The announcement follows IBM's decision to quit its DRAM memory chip venture with Toshiba in Manassas, Virginia and sell its stake to the Japanese company. An IBM spokesperson said this is a continuing effort to lessen dependence on DRAM memory chips and increase its presence in the chip market for future computer appliances. IBM executives have said repeatedly that they intend to downscale the DRAM business significantly--if not get out completely.

Big Blue said the center is designed to promote the growth of low-cost computer appliances, or what the company calls "pervasive computing," by making chips for these devices more affordable for other semiconductor manufacturers to produce. In the process the company hopes to create a standard for low-cost appliance computing chips.

System-on-a-chip solutions are expected to power many next-generation computing devices. IBM cites research from International Data Corp. which forecasts that by 2002 more than 50 percent of devices connected to the Internet will not be PCs, but appliances.

However, this scenario may not play out entirely as forecast. The PC industry is responding quickly to this phenomenon by pricing computers so low that that they are as inexpensive as--or cheaper than--TVs. Moreover, free PCs are being hawked by dozens of companies and major PC makers are offering models which sell below $500 while smaller upstarts sell boxes as low as $299, in effect, rendering a PC an Internet appliance.

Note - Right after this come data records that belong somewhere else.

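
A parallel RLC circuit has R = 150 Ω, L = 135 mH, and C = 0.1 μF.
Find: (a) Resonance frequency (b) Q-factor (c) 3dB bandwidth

Step 1 — Resonance: ω₀ = 1/√(LC) = 1/√(0.135·1e-07) = 8607 rad/s.
Step 2 — f₀ = ω₀/(2π) = 1370 Hz.
Step 3 — Parallel Q: Q = R/(ω₀L) = 150/(8607·0.135) = 0.1291.
Step 4 — Bandwidth: Δω = ω₀/Q = 6.667e+04 rad/s; BW = Δω/(2π) = 1.061e+04 Hz.

(a) f₀ = 1370 Hz  (b) Q = 0.1291  (c) BW = 1.061e+04 Hz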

In a separate announcement, IBM is announcing a semiconductor packaging technology that can significantly increase reliability for servers and networking gear that make up the backbone of the Internet. This new chip package is designed to "support the very high-frequency, high-bandwidth requirements being driven by the Web and to provide unmatched dependability, preventing outages," according to a statement.

"The networking hardware and servers that comprise the plumbing of the Internet weren't designed to handle the huge spikes of data flow from the latest hot Web sites," IBM said.

Blackouts can occur when the system gets overburdened, as Internet plumbing chips literally break from too much heating and cooling. IBM is announcing a semiconductor packaging breakthrough that "significantly increases the reliability and performance of such chips."